N’apprenez jamais l’informatique à vos enfants !

Suite à l’article « y croire ou ne pas y croire ? » publié recement, cet article propose un approfondissement dans la réflexion de l’apprentissages de l’usage d’internet et de l’informatique auprès de chères tes blondes.

reprise d’un article proposé dans Lettre d’information du lundi 07 novembre 2011 d’a-brest ( http://www.a-brest.net/article8675.html ).

La lecture de l’article publié par Hubert Guillaud dans InternetActu du 25/10/2011 Education et nouvelles technologies : « y croire ou ne pas y croire ? » , dans lequel est cité longuement le paradoxe des parents travaillant dans la Silicon Valley et mettant leurs enfants dans des écoles Waldorf où les ordinateurs sont "proscrits", m’a donné envie de republier sur ce blog cet article.
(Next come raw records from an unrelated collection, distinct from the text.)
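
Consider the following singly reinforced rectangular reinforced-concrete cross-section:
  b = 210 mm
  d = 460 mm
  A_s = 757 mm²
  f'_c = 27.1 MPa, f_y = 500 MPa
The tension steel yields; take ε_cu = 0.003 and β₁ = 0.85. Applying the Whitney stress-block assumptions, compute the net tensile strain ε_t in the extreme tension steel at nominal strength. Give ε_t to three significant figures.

a = A_s f_y/(0.85 f'_c b) = 78.25 mm.
β₁ = 0.85, so c = a/β₁ = 78.25/0.85 = 92.06 mm.
From the linear strain diagram with ε_cu = 0.003: ε_t = 0.003 (d − c)/c = 0.003 × (460 − 92.06)/92.06 = 0.0120.
Since ε_t ≥ 0.005, the section is tension-controlled.

ε_t ≈ 0.0120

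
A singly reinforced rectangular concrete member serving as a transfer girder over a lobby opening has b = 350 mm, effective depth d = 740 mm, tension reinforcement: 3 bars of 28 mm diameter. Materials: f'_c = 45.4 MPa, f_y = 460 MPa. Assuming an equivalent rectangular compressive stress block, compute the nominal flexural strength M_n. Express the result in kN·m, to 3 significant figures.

A_s = 3 × 616 = 1848 mm².
T = A_s f_y = 1848 × 460 = 850080 N = 850.08 kN.
From C = T: a = T/(0.85 f'_c b) = 850080/(0.85 × 45.4 × 350) = 62.94 mm.
M_n = T(d − a/2) = 850.08 kN × (740 − 31.47) mm = 602.31 kN·m.

M_n ≈ 602 kN·m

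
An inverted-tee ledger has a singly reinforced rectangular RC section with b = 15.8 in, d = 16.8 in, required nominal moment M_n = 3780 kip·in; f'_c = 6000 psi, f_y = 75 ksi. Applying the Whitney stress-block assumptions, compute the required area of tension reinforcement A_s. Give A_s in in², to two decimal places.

A_s ≈ 3.30 in²

From M_n = 0.85 f'_c a b (d − a/2):
a = d − √(d² − 2M_n/(0.85 f'_c b)) = 16.8 − √(16.8² − 2 × 3780/(0.85 × 6 × 15.8)) = 3.073 in.
A_s = 0.85 f'_c a b / f_y = 0.85 × 6 × 3.073 × 15.8 / 75 = 3.302 in².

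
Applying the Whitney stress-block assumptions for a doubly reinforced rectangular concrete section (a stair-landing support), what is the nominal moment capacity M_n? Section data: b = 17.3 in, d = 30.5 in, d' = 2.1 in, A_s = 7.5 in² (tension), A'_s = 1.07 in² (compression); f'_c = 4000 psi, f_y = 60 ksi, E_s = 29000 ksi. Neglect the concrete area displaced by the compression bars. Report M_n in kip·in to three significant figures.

M_n ≈ 12300 kip·in

Assume both steels yield.
a = (A_s − A'_s) f_y/(0.85 f'_c b) = (7.5 − 1.07) × 60/(0.85 × 4 × 17.3) = 6.559 in.
c = a/β₁ = 6.559/0.85 = 7.716 in; ε'_s = 0.003(c − d')/c = 0.0022 ≥ ε_y = 0.0021, so the compression steel yields.
M_n = (A_s − A'_s) f_y (d − a/2) + A'_s f_y (d − d') = 385.8 × (30.5 − 3.2795) + 64.2 × (30.5 − 2.1) = 10501.7 + 1823.3 = 12325.0 kip·in.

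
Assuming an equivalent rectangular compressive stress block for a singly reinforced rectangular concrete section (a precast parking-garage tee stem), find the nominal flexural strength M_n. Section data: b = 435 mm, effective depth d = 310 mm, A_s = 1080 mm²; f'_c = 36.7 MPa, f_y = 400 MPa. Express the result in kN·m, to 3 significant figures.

T = A_s f_y = 1080 × 400 = 432000 N = 432 kN.
From C = T: a = T/(0.85 f'_c b) = 432000/(0.85 × 36.7 × 435) = 31.84 mm.
M_n = T(d − a/2) = 432 kN × (310 − 15.92) mm = 127.04 kN·m.

M_n ≈ 127 kN·m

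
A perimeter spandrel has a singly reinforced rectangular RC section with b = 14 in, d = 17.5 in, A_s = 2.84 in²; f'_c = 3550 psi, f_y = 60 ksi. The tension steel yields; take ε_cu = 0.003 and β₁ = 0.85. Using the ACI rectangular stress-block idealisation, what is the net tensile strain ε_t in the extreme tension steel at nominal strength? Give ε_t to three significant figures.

ε_t ≈ 0.00806

a = A_s f_y/(0.85 f'_c b) = 4.034 in.
β₁ = 0.85, so c = a/β₁ = 4.034/0.85 = 4.746 in.
From the linear strain diagram with ε_cu = 0.003: ε_t = 0.003 (d − c)/c = 0.003 × (17.5 − 4.746)/4.746 = 0.00806.
Since ε_t ≥ 0.005, the section is tension-controlled.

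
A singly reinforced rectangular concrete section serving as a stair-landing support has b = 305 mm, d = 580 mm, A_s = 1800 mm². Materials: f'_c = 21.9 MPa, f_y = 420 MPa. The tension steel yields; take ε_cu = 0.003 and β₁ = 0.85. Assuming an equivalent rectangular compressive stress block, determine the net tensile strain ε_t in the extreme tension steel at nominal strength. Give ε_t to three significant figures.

a = A_s f_y/(0.85 f'_c b) = 133.16 mm.
β₁ = 0.85, so c = a/β₁ = 133.16/0.85 = 156.66 mm.
From the linear strain diagram with ε_cu = 0.003: ε_t = 0.003 (d − c)/c = 0.003 × (580 − 156.66)/156.66 = 0.00811.
Since ε_t ≥ 0.005, the section is tension-controlled.

ε_t ≈ 0.00811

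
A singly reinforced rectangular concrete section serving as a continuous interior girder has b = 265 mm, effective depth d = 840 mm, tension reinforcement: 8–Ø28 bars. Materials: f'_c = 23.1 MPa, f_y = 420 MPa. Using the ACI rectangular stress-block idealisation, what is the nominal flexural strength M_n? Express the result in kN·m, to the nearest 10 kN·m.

M_n ≈ 1330 kN·m

A_s = 8 × 616 = 4928 mm².
T = A_s f_y = 4928 × 420 = 2069760 N = 2069.76 kN.
From C = T: a = T/(0.85 f'_c b) = 2069760/(0.85 × 23.1 × 265) = 397.78 mm.
M_n = T(d − a/2) = 2069.76 kN × (840 − 198.89) mm = 1326.94 kN·m.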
Je l’ai écrit en 2008 pour le journal de l’Ecole Waldorf-Steiner de Lyon (Saint-Genis Laval), où mes filles on suivi une grande partie de leur scolarité et dans laquelle j’anime depuis 3 ans à la demande du collège des professeurs, un atelier "informatique" sur une période de 3 semaines. Le titre original était : Faut-il enseigner l’informatique dans une école Waldorf ? Question subsidiaire : Quand et comment convient-il de le faire ?

J’ai choisi pour ce billet un titre plus provocateur, le contenu de l’article l’est moins ;-) Il a été rédigé pour expliquer aux parents et enseignants de cette école dans quelle philosophie je comptais travailler, pour introduire pour la première fois dans le programme, une activité autour des technologies informatiques et numériques.

Faut-il enseigner l’informatique dans une école (Waldorf-Steiner) ?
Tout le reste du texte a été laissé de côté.